Rewriting quantum gates as CNOT+rotations

[wizzart]

Homework Statement

The goal is to 'decompose' common 2 qubit quantum gates such as the pi/8 gate into a sequence of CNOTS and single qubit rotations. I have the book by Nielsen and Chuang and the info is sortof in there (universality proof of CNOT), but I don't get how to apply it, i.e. how to calculate in a systematic way what rotations to add to the CNOT.

I would be very grateful is someone could help me out here. I'm of course interested in the decomposition of a particular gate, but even more so in a consistent method of how to handle this kind of problem. Thanks in advance!

For the relevant matrices see for instance http://en.wikipedia.org/wiki/Quantum_gate"

In addition: I now that H N H (Hadamard NOT Hadamard) gives the S-gate (1 0 / 0 -1), which in turn is the square of the pi/8 gate, but I can't generalize this. My best guess would be to combine the Hadamards with additional pi-rotations, but I have no clue if this is correct and if so what axis to choose.

 

[Jhero]

it is important to have a systematic method for solving problems and finding solutions. In the case of decomposing 2 qubit quantum gates, there are a few steps that can be followed to help you in this process.

1. Start by understanding the gate you want to decompose. Look at its matrix representation and try to understand what it does to the quantum state. This will give you a better idea of what operations you need to perform in order to achieve the same result using CNOTs and single qubit rotations.

2. Use the universality proof of CNOT to your advantage. This proof states that any quantum gate can be decomposed into a sequence of CNOTs and single qubit rotations. This means that you can use CNOT as a building block to construct any other gate.

3. Look for patterns in the matrix representation of the gate. For example, if the gate has a lot of zeros in its matrix, it might be possible to use CNOTs to cancel out those zeros and simplify the decomposition process.

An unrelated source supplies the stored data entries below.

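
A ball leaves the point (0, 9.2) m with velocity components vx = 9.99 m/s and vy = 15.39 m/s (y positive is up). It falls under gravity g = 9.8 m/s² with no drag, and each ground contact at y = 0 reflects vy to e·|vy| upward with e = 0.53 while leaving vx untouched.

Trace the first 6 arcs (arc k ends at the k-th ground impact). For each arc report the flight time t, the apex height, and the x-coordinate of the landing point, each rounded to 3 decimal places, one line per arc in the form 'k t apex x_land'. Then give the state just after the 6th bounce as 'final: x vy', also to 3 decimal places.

Arc 1: start y=9.200, vy=15.390 → t=3.655, apex=21.284, x_land=36.509, impact vy=-20.425
  bounce: vy ← 0.53·20.425 = 10.825
Arc 2: start y=0.000, vy=10.825 → t=2.209, apex=5.979, x_land=58.579, impact vy=-10.825
  bounce: vy ← 0.53·10.825 = 5.737
Arc 3: start y=0.000, vy=5.737 → t=1.171, apex=1.679, x_land=70.276, impact vy=-5.737
  bounce: vy ← 0.53·5.737 = 3.041
Arc 4: start y=0.000, vy=3.041 → t=0.621, apex=0.472, x_land=76.476, impact vy=-3.041
  bounce: vy ← 0.53·3.041 = 1.612
Arc 5: start y=0.000, vy=1.612 → t=0.329, apex=0.133, x_land=79.761, impact vy=-1.612
  bounce: vy ← 0.53·1.612 = 0.854
Arc 6: start y=0.000, vy=0.854 → t=0.174, apex=0.037, x_land=81.503, impact vy=-0.854
  bounce: vy ← 0.53·0.854 = 0.453

1 3.655 21.284 36.509
2 2.209 5.979 58.579
3 1.171 1.679 70.276
4 0.621 0.472 76.476
5 0.329 0.133 79.761
6 0.174 0.037 81.503
final: 81.503 0.453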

4. Use the concept of controlled operations. This means that you can perform a certain operation on a qubit only if another qubit is in a specific state. This can be used to your advantage when decomposing gates, as it allows you to combine multiple operations into a single CNOT.

5. Use the concept of phase kickback. This is a technique where a phase shift is applied to one qubit, but the effect is seen on another qubit due to the entanglement between the two qubits. This can be used to simplify the decomposition of gates.

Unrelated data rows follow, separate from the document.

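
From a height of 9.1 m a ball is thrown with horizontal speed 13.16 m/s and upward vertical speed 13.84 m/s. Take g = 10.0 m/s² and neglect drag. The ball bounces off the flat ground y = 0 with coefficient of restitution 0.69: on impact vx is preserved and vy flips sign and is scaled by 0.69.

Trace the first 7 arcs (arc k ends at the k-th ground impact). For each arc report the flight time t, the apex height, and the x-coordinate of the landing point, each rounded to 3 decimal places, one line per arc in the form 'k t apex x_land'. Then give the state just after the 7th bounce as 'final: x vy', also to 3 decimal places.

1 3.317 18.677 43.648
2 2.667 8.892 78.748
3 1.840 4.234 102.967
4 1.270 2.016 119.678
5 0.876 0.960 131.209
6 0.605 0.457 139.165
7 0.417 0.218 144.655
final: 144.655 1.439

Arc 1: start y=9.100, vy=13.840 → t=3.317, apex=18.677, x_land=43.648, impact vy=-19.327
  bounce: vy ← 0.69·19.327 = 13.336
Arc 2: start y=0.000, vy=13.336 → t=2.667, apex=8.892, x_land=78.748, impact vy=-13.336
  bounce: vy ← 0.69·13.336 = 9.202
Arc 3: start y=0.000, vy=9.202 → t=1.840, apex=4.234, x_land=102.967, impact vy=-9.202
  bounce: vy ← 0.69·9.202 = 6.349
Arc 4: start y=0.000, vy=6.349 → t=1.270, apex=2.016, x_land=119.678, impact vy=-6.349
  bounce: vy ← 0.69·6.349 = 4.381
Arc 5: start y=0.000, vy=4.381 → t=0.876, apex=0.960, x_land=131.209, impact vy=-4.381
  bounce: vy ← 0.69·4.381 = 3.023
Arc 6: start y=0.000, vy=3.023 → t=0.605, apex=0.457, x_land=139.165, impact vy=-3.023
  bounce: vy ← 0.69·3.023 = 2.086
Arc 7: start y=0.000, vy=2.086 → t=0.417, apex=0.218, x_land=144.655, impact vy=-2.086
  bounce: vy ← 0.69·2.086 = 1.439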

6. Keep in mind that there may not be a unique solution to decomposing a gate. Different sequences of CNOTs and single qubit rotations may achieve the same result. It is important to find a decomposition that is efficient and easy to implement.

Overall, the key is to have a good understanding of the gate you want to decompose and to use the properties and concepts of quantum gates to your advantage. With practice and experience, you will develop your own systematic approach to solving these types of problems.